Робертино согласился:
– Я понимаю. Да мне подробности и ни к чему, давай в общих чертах… Так, теперь посиди спокойно, твой порез нужно двумя маленькими стежками прихватить… о, вот так. Завтра сходи к мэтру Пепо, он хорошо заживляет раны, главное их перед тем правильно обработать… А если кто спрашивать будет, откуда – скажешь, что мы спарринговали и ты удар меча пропустил. Потому как на удар меча вскользь оно и похоже.
– Еще бы, оно самое и есть, – Оливио вздохнул. – Словом, обратилась ко мне за помощью некая дама, которую очень обидел один нехороший магик из свободно практикующих. Попросила сходить к этому магику и разъяснить ему, что он – свинья и жадная скотина. Я и разъяснил. Маг попался опытный и сильный, так что пришлось изрядно повозиться. Но в итоге я его уделал… Слушай, Робертино, давно спросить хотел… ты ведь настоящий девственник?
Молодой лекарь-паладин закатил глаза:
– Ну да, настоящий. Вот честно – мне что, себе на лбу это написать большими буквами? Ты уже шестой за последние полгода, кто интересуется.
Он зашел Оливио за спину и принялся накладывать на ушибы целебную мазь.

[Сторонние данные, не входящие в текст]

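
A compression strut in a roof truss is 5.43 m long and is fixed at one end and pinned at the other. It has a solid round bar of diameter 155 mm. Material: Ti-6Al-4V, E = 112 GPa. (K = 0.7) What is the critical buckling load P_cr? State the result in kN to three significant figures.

I = πd⁴/64 = π×155⁴/64 = 2.833×10^7 mm⁴
I = 2.833×10^7 mm⁴ = 2.833×10^-5 m⁴
Effective length L_e = K·L = 0.7 × 5.43 = 3.801 m
P_cr = π²EI / L_e² = π² × 112×10⁹ × 2.833×10^-5 / 3.801² = 2.168×10^6 N

P_cr ≈ 2170 kN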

– Просто… ты ведь среди нас, молодых, единственный, у кого на тренировках всегда получалось призвать настоящий круг света. И Теодоро как-то сказал, мол, это потому, что ты правильный паладин, целомудренный. Мы-то, как ни бились, не могли, у меня вот самое большее, что выходило – только на себя. Ну или на кого-то другого. Или на предмет… Ну вот, а сегодня это получилось как надо. И даже, знаешь… ну как-то само собой, стоило только хорошенько разъяриться, как все и получилось.
– Поздравляю, – из-за спины сказал Робертино, продолжая обрабатывать ушибы. – Значит, ты тоже правильный паладин. Впрочем, если соблюдать устав и придерживаться обетов, искренне молиться и выполнять все эти духовные практики, о которых постоянно твердит Теодоро, то все должно у всех получаться.

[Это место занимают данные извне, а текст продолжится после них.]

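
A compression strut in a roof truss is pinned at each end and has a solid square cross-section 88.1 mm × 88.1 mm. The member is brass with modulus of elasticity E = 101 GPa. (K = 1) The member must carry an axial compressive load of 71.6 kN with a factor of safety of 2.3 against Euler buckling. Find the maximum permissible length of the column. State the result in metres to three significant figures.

I = a⁴/12 = 88.1⁴/12 = 5.020×10^6 mm⁴
I = 5.020×10^-6 m⁴
Required critical load P_cr = n·P = 2.3 × 71.6 = 164.7 kN = 1.647×10^5 N
From P_cr = π²EI/(K·L)²:  L = (1/K)·√(π²EI/P_cr) = (1/1)·√(π²×1.01×10^11×5.020×10^-6/1.647×10^5)
L = 5.51 m

L_max ≈ 5.51 m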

– А ты сам-то эти самые практики выполняешь? – хмыкнул Оливио. – Что-то не припомню, чтоб ты по ночам молитвенными бдениями занимался.
Робертино пожал плечами, закрутил банку с мазью и отставил ее на стол, взял скатку бинта:
– Ну, мне и не надо, тут, конечно, у меня преимущество… Погоди, ты хочешь сказать, что у тебя все получилось без этих практик, но ты не девственник?
Вздохнув, Оливио поднял руки, и Робертино стал обматывать его торс бинтами.
– Я сам не знаю, Робертино.
Лекарь-паладин удивился:
– Ну как такое можно не знать? Ты, хм, переспал с женщиной и не заметил? Честно говоря, не представляю, как это можно не заметить…
Оливио промолчал. Очень многозначительно. Робертино тихо охнул и дальше бинтовал его молча. Когда закончил накладывать повязку, закрепил конец бинта и потянулся за бутылкой с зеленой наклейкой с надписью «Отрава!!! Только наружное применение!!!». Откупорил, налил полстакана и протянул ему:
– Выпей. Не бойся, это просто кальвадос, а наклейка – от дураков вроде Джулио.
Приняв стакан, Оливио втянул яблочный дух и отпил глоток. Огненное пойло проскочило в желудок и разлилось теплом. Он сделал второй глоток и сказал:
– Учти, я этого никому тут не рассказывал. Главным образом потому, что самому вспоминать не хотелось. Просто сегодня этот долбанный магик напомнил, и меня накрыло.
– Дальше меня не пойдет, ты же знаешь, – Робертино плеснул в другой стакан себе, закупорил бутылку и вернул ее на полку. Оливио кивнул: он уже давно знал, что на Робертино во всем можно положиться.
И рассказал все – и о гардемаринской школе, и о том, как с ним поступил родной отец. Робертино слушал молча, постукивая кончиками пальцев по столешнице. Когда Оливио замолчал, Робертино одним махом выпил из своего стакана и сказал с едва заметной злостью:
– Я знал, что Ийхос Дель Маре – поганое местечко, но чтобы настолько… Недаром отец так легко позволил мне учиться на флотского врача, лишь бы не отправлять меня в гардемаринскую школу. Я-то, дурак, моряком хотел стать. Это уже потом, когда после первого курса выяснилось, что в моряки не гожусь по причине жуткой морской болезни, дядя Ванцетти мне и сказал, мол, хорошо хоть дерьма в гардемаринах не хлебнул, а то было бы обидно, что напрасно.
Оливио глотнул еще кальвадоса и тихо проговорил:
– Выходит, они все всё знают – и позволяют этому твориться и дальше?